Living Networks is about leadership in the networks. Lawrence Lessig is one of the true leaders today in realizing the true potential of the networks for all of us. In this article in the FT he gives a brief view of the underlying “end-to-end” architecture of the Internet, and why it must be preserved. He goes into this issue in far more depth in his book The Future of Ideas, a rich and marvellous exploration of how the architecture of the networks – in the broadest sense – will determine our ability to create by building on each others’ ideas. This is a good place to give another plug for Lessig’s fantastic Creative Commons project, which gives people access to customized licenses. It is the fluidity of intellectual property in all forms which will determine how fast innovation moves. Creative Commons specifically creates far more flexibility and fluidity in what is now a far-too-rigid intellectual property landscape
The recent Supernova Conference in Palo Alto explored the theme of decentralization – of the networks, software, communications, and media. So many of the attendees were bloggers that it’s easy to get a good feel for the conference and content through what they wrote. As attendees reported, the clicking of keyboards throughout conference sessions testified to the live logging of ideas and impressions. The conference set up a group weblog, with another list of conference blogs here. Salon.com also had a good article. In many ways, the theme of decentralization is that of the living networks. Emergent behaviours come from the unstructured combination of many participants. Open source software, distributed innovation, and peer-to-peer content distribution are just some of the examples. One of the key issues discussed at the conference was the postulated emerging “end-to-end” nature of networks. Connectivity – the pipes provided by telcos – will be dumb, and the value-added activities provided at the ends. Web services can be applied not just in application integration, but to making everyone’s touchpoint to the networks encapsulate highly customized functionality.

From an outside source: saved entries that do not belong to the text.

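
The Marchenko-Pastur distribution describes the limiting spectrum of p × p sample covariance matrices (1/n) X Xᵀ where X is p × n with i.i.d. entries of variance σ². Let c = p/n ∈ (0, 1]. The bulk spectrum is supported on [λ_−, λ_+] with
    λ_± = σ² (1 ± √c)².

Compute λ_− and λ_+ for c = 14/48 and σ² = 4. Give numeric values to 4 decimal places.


c = 14/48 = 0.291667; √c = 0.540062.
λ_− = σ² (1 − √c)² = 4 · (1 − 0.540062)² = 4 · (0.459938)² = 0.846173.
λ_+ = σ² (1 + √c)² = 4 · (1 + 0.540062)² = 4 · (1.540062)² = 9.487160.

Rounded to 4 decimal places: λ_− ≈ 0.8462, λ_+ ≈ 9.4872.


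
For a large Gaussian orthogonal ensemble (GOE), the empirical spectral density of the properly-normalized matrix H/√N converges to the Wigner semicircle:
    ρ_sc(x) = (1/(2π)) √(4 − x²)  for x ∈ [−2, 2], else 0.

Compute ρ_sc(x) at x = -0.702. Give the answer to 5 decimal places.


ρ_sc(x) = (1/(2π)) √(4 − x²). With x = -0.702:
  4 − x² = 4 − (-0.702)² = 4 − 0.492804 = 3.507196.
  √(4 − x²) = 1.872751.
  1/(2π) = 0.159155.
  ρ_sc(-0.702) = 0.159155 · 1.872751 = 0.298058.

Rounded to 5 decimal places: ρ_sc(-0.702) ≈ 0.29806.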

“Watch your step: If you’ve ever exercised your cat by having it chase the reflected spot of a laser pointer, you and kitty may be in violation of a bona fide U.S. patent. Don’t believe it? Take a gander at Patent No. 5,443,036, Method of Exercising a Cat, issued by the U.S. Patent and Trademark Office in 1995.” writes Lauren Weinstein in Wired News. Weinstein, like many others, points out how crazy the patent process is, and how it often dampens innovation. Indeed, the heart of the issue is the quality of the work of the US Patent and Trademark Office and its peers around the world. If they only grant focused and relevant patents, the problem would be minimized. Patent examiners get an average of 20 hours to review a patent, which is now often 30-40 pages long itself, and usually requires reviewing 50 or more articles. For example for complex biotechnology patents–applications for which are growing at 24% per year–this is insufficient.
In Living Networks I describe how when President George W. opened the way for federally funded research into stem cells, it came to light that a quiet biotech firm called Geron held patents that covered almost all embyonic cell lines existing at the time, as well as the methods to produce them. So in principle they own the results of almost any future research in the field. The USPTO’s attitude has been to grant patents easily and let them sort it out in the courts, but this means engaging in the intellectual property field requires substantial funds, and creates a domain in which intellectual property is blocked rather than allowed to flow freely. It’s easy to say patent processes must change. It’s harder to do. One thing that would help is if Congress would give back the $90 million it has taken away from the USPTO’s budget for each of the last three years.